注意! 先不談虛擬化的情況下,以 Linux 為例。每個進程在內核中會有一份對映的資料結構,其中會有該進程的頁表基址。內核會被映射在每一個進程虛擬內存高位址處,所以每一個進程共享一份內核。如果內核要修改當前運行進程的頁表項,會執行以下偽碼,並沖掉當前 TLB 的內容。
*pte = new_value;
這是一個內存存取,所以需要經過頁表作地址轉換。一般內存存取和修改頁表項都會經過同一套頁表。如果內核要修改一個被上下文切換出去進程的頁表項,基本上內核會先讀取該進程在內核中的資料結構,取得該進程的頁表基址,進而取得欲修改的頁表項,再執行上述偽碼。這裡,一般內存存取和修改頁表項還是經過同一套頁表 (內核位於虛擬內存高位址處,且每一個進程都共用一份內核)。10)11)12)13)。簡而言之,要存取頁目錄項或是頁表項,都需要先經過頁表作位址轉換,再行修改。
KVM 实现机制 描述 VTLB (TLB + 影子頁表) 的实现。
我们先来看一下 VTLB 的基本操作。客户真正的访存是通过影子页表进行的,如果影子页表中存在客户线性地址到物理地址的映射,那么访存操作就正常进行了。如果影子页表中不存在客户线性地址到物理地址的映射,那么将引发一次页故障,从而导致一次 VM exit。VMM 获得控制后,将首先根据引发异常的客户线性地址去查找客户页表,如果客户页表本身限制这次访问,如到物理地址的映射不存在、违反页级保护规则等,VMM 将把异常事件回注给客户,由客户操作系统处理该页故障。如果客户页表允许本次访问,那么通常本次页故障是由于影子页表中不存在客户线性地址到物理地址的映射引起的,此时就需要根据客户页表的内容来构建相应的影子页表,或称为对客户页表进行影射(Shadowing)。
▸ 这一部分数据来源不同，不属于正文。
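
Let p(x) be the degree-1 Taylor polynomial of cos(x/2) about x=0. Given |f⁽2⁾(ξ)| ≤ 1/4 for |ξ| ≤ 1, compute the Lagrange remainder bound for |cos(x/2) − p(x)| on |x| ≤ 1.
1/8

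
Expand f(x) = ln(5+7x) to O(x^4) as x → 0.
log(5) + 7*x/5 - 49*x**2/50 + 343*x**3/375 + O(x**4)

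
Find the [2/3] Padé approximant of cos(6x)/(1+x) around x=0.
(1 - 15*x**2)/(3*x**3 + 3*x**2 + x + 1)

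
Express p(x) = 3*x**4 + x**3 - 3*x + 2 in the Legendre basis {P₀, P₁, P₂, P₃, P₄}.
(13/5)P₀ + (-12/5)P₁ + (12/7)P₂ + (2/5)P₃ + (24/35)P₄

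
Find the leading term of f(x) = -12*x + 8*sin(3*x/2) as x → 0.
-9*x**3/2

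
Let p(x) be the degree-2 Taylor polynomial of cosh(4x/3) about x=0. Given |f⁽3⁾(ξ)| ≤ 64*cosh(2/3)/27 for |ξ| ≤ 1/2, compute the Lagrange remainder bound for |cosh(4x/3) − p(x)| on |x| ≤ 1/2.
4*cosh(2/3)/81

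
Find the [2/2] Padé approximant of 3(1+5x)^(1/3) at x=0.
(175*x**2/9 + 35*x/2 + 3)/(125*x**2/54 + 25*x/6 + 1)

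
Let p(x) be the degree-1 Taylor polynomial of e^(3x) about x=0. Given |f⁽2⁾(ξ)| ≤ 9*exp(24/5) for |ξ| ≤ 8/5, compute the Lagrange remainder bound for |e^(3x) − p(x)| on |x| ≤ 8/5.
288*exp(24/5)/25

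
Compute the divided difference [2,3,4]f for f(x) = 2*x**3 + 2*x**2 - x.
20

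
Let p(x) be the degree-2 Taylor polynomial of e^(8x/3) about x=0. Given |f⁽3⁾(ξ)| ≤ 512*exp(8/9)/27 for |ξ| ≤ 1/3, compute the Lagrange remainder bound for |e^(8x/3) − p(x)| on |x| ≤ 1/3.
256*exp(8/9)/2187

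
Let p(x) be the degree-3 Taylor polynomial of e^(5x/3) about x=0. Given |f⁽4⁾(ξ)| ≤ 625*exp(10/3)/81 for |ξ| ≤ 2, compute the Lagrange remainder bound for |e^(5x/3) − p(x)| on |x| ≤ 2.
1250*exp(10/3)/243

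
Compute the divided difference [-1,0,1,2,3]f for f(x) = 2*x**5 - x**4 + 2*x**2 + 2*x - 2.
9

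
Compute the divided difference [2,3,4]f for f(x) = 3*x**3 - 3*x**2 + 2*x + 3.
24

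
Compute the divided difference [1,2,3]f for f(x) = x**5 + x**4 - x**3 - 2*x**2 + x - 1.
107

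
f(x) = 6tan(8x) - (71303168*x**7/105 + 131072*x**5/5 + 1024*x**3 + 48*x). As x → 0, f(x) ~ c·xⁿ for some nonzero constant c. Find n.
9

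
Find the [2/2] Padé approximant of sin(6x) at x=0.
6*x/(6*x**2 + 1)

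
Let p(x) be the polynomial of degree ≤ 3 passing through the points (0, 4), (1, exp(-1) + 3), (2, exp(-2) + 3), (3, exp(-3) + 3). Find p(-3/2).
(-189*exp(2) - 35 + 135*e + 153*exp(3))*exp(-3)/16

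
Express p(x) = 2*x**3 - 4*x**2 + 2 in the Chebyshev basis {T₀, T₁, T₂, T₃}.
(3/2)T₁ + (-2)T₂ + (1/2)T₃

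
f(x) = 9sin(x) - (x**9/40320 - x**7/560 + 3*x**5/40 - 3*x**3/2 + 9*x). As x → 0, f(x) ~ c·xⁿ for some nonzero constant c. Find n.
11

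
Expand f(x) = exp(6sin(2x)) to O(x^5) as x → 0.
1 + 12*x + 72*x**2 + 280*x**3 + 768*x**4 + O(x**5)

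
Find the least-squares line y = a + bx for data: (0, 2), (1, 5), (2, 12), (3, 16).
a = 7/5, b = 49/10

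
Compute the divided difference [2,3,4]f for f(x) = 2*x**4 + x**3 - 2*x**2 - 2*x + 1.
117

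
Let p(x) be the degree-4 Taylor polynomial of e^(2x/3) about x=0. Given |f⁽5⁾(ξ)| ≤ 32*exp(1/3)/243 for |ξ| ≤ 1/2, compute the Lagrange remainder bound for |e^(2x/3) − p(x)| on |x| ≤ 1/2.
exp(1/3)/29160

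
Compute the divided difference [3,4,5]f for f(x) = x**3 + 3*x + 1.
12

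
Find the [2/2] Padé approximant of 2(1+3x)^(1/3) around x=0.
(14*x**2/3 + 7*x + 2)/(5*x**2/6 + 5*x/2 + 1)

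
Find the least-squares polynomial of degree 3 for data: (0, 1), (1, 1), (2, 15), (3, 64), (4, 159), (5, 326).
58/63 + (-215/189)x + (-437/252)x² + (323/108)x³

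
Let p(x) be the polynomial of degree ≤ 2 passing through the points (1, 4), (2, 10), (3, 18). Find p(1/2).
7/4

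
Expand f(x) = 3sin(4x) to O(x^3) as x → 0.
12*x + O(x**3)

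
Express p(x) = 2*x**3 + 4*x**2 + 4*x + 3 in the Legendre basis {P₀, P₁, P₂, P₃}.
(13/3)P₀ + (26/5)P₁ + (8/3)P₂ + (4/5)P₃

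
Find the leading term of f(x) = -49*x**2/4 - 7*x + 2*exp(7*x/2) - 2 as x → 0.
343*x**3/24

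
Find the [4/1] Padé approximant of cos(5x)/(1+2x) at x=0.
(625*x**4/24 - 25*x**2/2 + 1)/(2*x + 1)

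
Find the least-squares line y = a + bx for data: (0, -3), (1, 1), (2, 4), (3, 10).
a = -33/10, b = 21/5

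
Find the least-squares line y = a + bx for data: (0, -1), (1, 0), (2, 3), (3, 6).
a = -8/5, b = 12/5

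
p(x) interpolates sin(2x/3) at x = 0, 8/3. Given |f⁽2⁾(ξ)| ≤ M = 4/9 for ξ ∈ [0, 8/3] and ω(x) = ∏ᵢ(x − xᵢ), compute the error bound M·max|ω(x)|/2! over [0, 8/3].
32/81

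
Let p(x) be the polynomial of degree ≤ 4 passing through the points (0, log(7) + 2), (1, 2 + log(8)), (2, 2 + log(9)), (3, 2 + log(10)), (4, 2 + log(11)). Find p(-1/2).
log(11907*11**(35/128)*2**(3/4)*3**(29/32)*5**(19/32)*7**(59/128)/102400) + 2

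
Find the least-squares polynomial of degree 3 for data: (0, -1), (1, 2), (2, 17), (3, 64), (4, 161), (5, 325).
-8/9 + (400/189)x + (-659/252)x² + (329/108)x³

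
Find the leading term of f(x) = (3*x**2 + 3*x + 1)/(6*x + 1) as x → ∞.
x/2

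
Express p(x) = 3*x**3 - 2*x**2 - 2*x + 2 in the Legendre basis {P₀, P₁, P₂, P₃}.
(4/3)P₀ + (-1/5)P₁ + (-4/3)P₂ + (6/5)P₃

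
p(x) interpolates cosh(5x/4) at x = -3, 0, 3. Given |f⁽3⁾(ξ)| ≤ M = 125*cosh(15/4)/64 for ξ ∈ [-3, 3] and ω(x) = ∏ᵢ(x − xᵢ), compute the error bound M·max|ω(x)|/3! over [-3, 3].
125*sqrt(3)*cosh(15/4)/64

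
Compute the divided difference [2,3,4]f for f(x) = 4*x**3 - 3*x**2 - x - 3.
33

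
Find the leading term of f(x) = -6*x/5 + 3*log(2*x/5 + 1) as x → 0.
-6*x**2/25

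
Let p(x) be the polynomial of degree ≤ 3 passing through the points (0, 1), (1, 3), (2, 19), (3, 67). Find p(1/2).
11/8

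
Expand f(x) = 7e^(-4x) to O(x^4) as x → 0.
7 - 28*x + 56*x**2 - 224*x**3/3 + O(x**4)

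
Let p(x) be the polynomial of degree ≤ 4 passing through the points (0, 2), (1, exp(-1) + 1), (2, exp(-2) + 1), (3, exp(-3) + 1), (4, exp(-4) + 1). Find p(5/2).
(-20*exp(3) - 5 + 60*e + 90*exp(2) + 131*exp(4))*exp(-4)/128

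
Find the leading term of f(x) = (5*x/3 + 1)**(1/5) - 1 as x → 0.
x/3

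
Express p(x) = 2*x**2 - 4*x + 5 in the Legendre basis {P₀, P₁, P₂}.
(17/3)P₀ + (-4)P₁ + (4/3)P₂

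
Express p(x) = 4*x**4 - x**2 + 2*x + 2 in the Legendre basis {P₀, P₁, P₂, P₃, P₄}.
(37/15)P₀ + (2)P₁ + (34/21)P₂ + (32/35)P₄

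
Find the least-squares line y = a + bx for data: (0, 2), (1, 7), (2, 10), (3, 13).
a = 13/5, b = 18/5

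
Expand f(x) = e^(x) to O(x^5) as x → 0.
1 + x + x**2/2 + x**3/6 + x**4/24 + O(x**5)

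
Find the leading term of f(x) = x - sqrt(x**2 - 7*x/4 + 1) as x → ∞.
7/8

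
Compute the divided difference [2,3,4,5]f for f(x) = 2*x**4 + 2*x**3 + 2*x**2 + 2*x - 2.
30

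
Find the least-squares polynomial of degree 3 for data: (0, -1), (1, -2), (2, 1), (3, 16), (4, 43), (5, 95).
-23/21 + (-115/126)x + (-71/84)x² + (35/36)x³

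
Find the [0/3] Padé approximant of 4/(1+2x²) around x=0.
4/(2*x**2 + 1)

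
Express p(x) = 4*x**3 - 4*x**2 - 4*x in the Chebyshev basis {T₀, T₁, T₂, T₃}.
(-2)T₀ - T₁ + (-2)T₂ + T₃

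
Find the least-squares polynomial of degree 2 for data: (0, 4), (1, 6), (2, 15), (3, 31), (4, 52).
134/35 + (-53/70)x + (45/14)x²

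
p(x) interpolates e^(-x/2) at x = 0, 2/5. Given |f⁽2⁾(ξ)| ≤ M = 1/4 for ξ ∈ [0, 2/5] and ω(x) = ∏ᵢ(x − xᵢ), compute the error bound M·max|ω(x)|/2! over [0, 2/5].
1/200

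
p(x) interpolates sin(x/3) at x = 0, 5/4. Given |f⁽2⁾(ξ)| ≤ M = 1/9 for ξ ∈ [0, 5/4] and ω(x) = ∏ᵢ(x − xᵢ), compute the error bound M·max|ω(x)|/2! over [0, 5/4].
25/1152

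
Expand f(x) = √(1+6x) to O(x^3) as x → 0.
1 + 3*x - 9*x**2/2 + O(x**3)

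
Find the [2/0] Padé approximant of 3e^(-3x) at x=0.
27*x**2/2 - 9*x + 3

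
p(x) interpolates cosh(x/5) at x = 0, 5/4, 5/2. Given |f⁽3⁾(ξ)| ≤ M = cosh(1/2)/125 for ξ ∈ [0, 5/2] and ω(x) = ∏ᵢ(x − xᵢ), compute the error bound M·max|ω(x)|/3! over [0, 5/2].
sqrt(3)*cosh(1/2)/1728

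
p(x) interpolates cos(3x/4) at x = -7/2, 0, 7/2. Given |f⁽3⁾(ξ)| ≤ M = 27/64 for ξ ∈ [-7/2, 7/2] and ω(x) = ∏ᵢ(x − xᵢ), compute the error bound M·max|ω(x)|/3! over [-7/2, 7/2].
343*sqrt(3)/512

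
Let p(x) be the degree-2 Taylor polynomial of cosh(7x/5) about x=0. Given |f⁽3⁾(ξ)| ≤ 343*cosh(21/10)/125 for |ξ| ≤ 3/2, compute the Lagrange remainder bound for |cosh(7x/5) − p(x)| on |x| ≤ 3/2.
3087*cosh(21/10)/2000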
如图所示,SPD 是 PD 的影子页表,SPT1/SPT2 是 PT1/PT2 的影子页表。由于客户 PDE 和 PTE 给出的页表基址和页基址并不是真正的物理地址,所以我们采用虚线表示 PDE 到客户页表以及 PTE 到普通客户页的映射关系。
VMM 中用于影子页表的内存是受限的,因此当内存紧张时,VMM 可能回收一部分影子页表。例如,可能回收图中的影子页表 SPT2,以后客户访问 P1 时将导致页故障,VMM 将再次分配影子页表,查询客户页表,并修补客户线性地址到 P1 的映射。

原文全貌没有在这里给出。